Weekly Skill: When You Want Two Opposite Things At The Same Time
How to stay grounded without forcing a decision too fast.
One grounded internal skill you can practice this week.
The Moment This Shows Up
You want to leave and you also don’t.
One part of you is done.
The other part is thinking about history, guilt, what happens next.
So now you’re stuck in it.
Replaying the same thoughts.
Going back and forth.
Trying to just pick something so the tension stops.
But no option feels clean.
Whatever you choose… something in you pushes back.
That’s the moment most people try to escape.
Why This Feels So Uncomfortable
It’s not the decision.
It’s the tension before the decision.
That split feeling of:
“I want this… and I also don’t.”
So what do most people do?
They rush.
They pick the option that makes the discomfort stop fastest—not the one that actually fits.

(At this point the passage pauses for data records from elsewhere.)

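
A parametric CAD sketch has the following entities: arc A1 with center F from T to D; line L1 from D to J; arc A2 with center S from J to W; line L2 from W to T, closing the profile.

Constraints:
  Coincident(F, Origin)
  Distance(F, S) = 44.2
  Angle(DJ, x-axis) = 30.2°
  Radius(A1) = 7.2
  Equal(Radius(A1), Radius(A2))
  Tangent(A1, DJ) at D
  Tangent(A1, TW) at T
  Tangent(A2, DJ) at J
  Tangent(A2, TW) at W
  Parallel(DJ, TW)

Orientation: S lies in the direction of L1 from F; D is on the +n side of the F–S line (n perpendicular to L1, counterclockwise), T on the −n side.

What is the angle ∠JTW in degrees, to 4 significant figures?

18.05°

The slot axis is L1's direction at 30.2°, so u = (cos 30.2°, sin 30.2°) = (0.8643, 0.5030) and n = (−sin 30.2°, cos 30.2°) = (-0.5030, 0.8643). F is at the origin and S lies 44.2 along u from F, so S = 44.2·u = (38.20, 22.23). Tangency of A1 to both parallel lines with radius 7.2 puts D and T at F ± 7.2·n: D = (-3.622, 6.223), T = (3.622, -6.223). Equal radii place J and W the same way about S: J = S + 7.2·n = (34.58, 28.46), W = S − 7.2·n = (41.82, 16.01). Then cos ∠JTW = TJ·TW / (|TJ||TW|), giving 18.05°.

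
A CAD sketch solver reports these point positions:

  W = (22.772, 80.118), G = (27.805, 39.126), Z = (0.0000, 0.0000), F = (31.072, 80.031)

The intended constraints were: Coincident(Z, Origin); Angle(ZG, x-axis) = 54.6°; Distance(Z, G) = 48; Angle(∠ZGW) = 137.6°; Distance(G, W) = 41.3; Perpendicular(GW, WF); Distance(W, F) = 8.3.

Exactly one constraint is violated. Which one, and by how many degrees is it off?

Perpendicular(GW, WF) — off by 7.60°.

Z = (0.00, 0.00) ✓; ZG at 54.60° ✓; |ZG| = 48.00 ✓; ∠ZGW = 137.6° ✓; |GW| = 41.30 ✓; ∠(GW, WF) = 97.60° ✗; |WF| = 8.300 ✓.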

And that’s why the second-guessing shows up later.
The Skill (What You’re Actually Doing Here)
This is the skill:
Holding two opposing truths without forcing them to resolve immediately.
Not ignoring one side and not arguing yourself into a decision.
Just noticing:
“Both of these are here.”
You’re not stuck.
You’re seeing more of the picture before you choose.
What This Looks Like In Real Time
Instead of:
“I just need to decide.”
“Why can’t I figure this out?”
“This is taking too long.”
You shift to:
“Part of me wants this.”
“And part of me doesn’t.”
“I’m not deciding yet.”
That last line matters because it removes the pressure that’s distorting your thinking.